Thursday, July 18, 2013

The Possibly Perilous Second Journey

Although I'll tend toward the former, the following is proof of either the value or the danger of rereading. Before starting in again on the world of Young Törless, I remembered its brilliant presentation of schoolboy cruelty, and its tendency to draw in even gentler souls. But that memory comes from a time prior to viewing Michael Haneke's absolutely terrifying (and what I'll allege is his best) film, The White Ribbon. Set at approximately the same time and in an at least similar culture (Germany, as opposed to then-Austria-Hungary) as Musil's tale, the story is not only a brutal account in itself, but takes on added weight when you realize that the everyday horrors being perpetrated in an unobtrusive village may have been part of longstanding assumptions and unspoken conventions that enabled the release of planned extinction programs and systematized sadism just a few years down the road. And I couldn't help but compare the novella's beautifully written presentation to the film's incredible cinematography, which was like watching a moving, black-and-white exhibit by an ideal photographer. The way in which the story itself was acted out in visual perfection at first contributed to an uncanny temptation to fall into nostalgia-- but then, as you figure out what's happening, the realization that you've been tricked by false appearances makes the understanding of the plot even more unbearable. How often, you can't help asking yourself, have you been conned into accepting an evil theory, a person, a situation as legitimate, even praiseworthy, because it just looked so damn good?

With these new images in my head, and with residual memory of what's going to happen for my second engagement with Törless, I'm starting to feel more hideous, and to get that sensation sooner, than happened the first time around. So in this case, rereading has made the book's impact much more intense. Strangely enough, I'm doubly eager to get through it now.

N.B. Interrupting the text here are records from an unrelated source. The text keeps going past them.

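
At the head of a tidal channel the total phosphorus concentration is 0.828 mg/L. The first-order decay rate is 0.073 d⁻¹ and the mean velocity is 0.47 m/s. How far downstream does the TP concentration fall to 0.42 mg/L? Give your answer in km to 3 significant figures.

378 km

From C = C₀·e^(−kt), t = ln(C₀/C)/k = ln(0.828/0.42)/0.073 = 0.6788/0.073 = 9.298 d.
Distance = v·t = 0.47 m/s × 8.034e+05 s = 3.776e+05 m = 377.6 km.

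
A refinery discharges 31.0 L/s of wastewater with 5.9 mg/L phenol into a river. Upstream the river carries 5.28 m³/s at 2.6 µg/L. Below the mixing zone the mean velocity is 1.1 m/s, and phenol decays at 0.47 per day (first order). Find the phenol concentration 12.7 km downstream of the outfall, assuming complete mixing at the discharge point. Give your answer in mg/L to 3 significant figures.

0.0348 mg/L

31.0 L/s = 0.031 m³/s.
2.6 µg/L = 0.0026 mg/L.
After complete mixing, C₀ = (0.031·5.9 + 5.28·0.0026) / 5.311 = 0.03702 mg/L.
Travel time t = 1.27e+04 m / 1.1 m/s = 1.155e+04 s = 0.1336 d.
C = 0.03702·exp(−0.47·0.1336) = 0.03702·0.9391 = 0.03477 mg/L.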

This zeal at the thought of repetition-- minus the dread-- has only happened two other times that I can recall. After reading Julio Cortázar's Hopscotch (my second favorite book, just barely falling behind Infinite Jest for the top spot) straight through, I immediately went back and began devouring it in the "hopscotch" order the author suggested. I guess it wasn't a technical rereading then-- but the way in which that second round unearthed countless secret doors verged on the spiritually revelatory-- meaning, for me, that the only way I could explain how a book that good had been conceived and successfully executed was via divine intervention.

Unfortunately, my second reading of Ulysses didn't result in even half that level of ecstasy. My first go-round ended in absolute love-- a legally blind sort of love, as I really couldn't tell you what had happened in those pages, only that there were points where the language really did beam you right into the middle of an early-20th-century pub. And then, a decade later, it was suggested to me that that book should be reread every ten years-- advice I promptly followed. Although the amazement hung on for a while, and although I do remember writing early on in my notes, "I LOVE THIS BOOK!", I soon couldn't handle hanging out in the inside of an oversexed character's head, and finally gave it up-- without condemnation, only tiredness. Maybe I'll try again in another decade-- but only after revisiting Cortázar and David Foster Wallace.

Until then, I've got Young Törless, and a few more of Musil's stories, to finish. I'm guessing it'll be a good idea to insert plenty of new-to-mes in between this re-match and those others.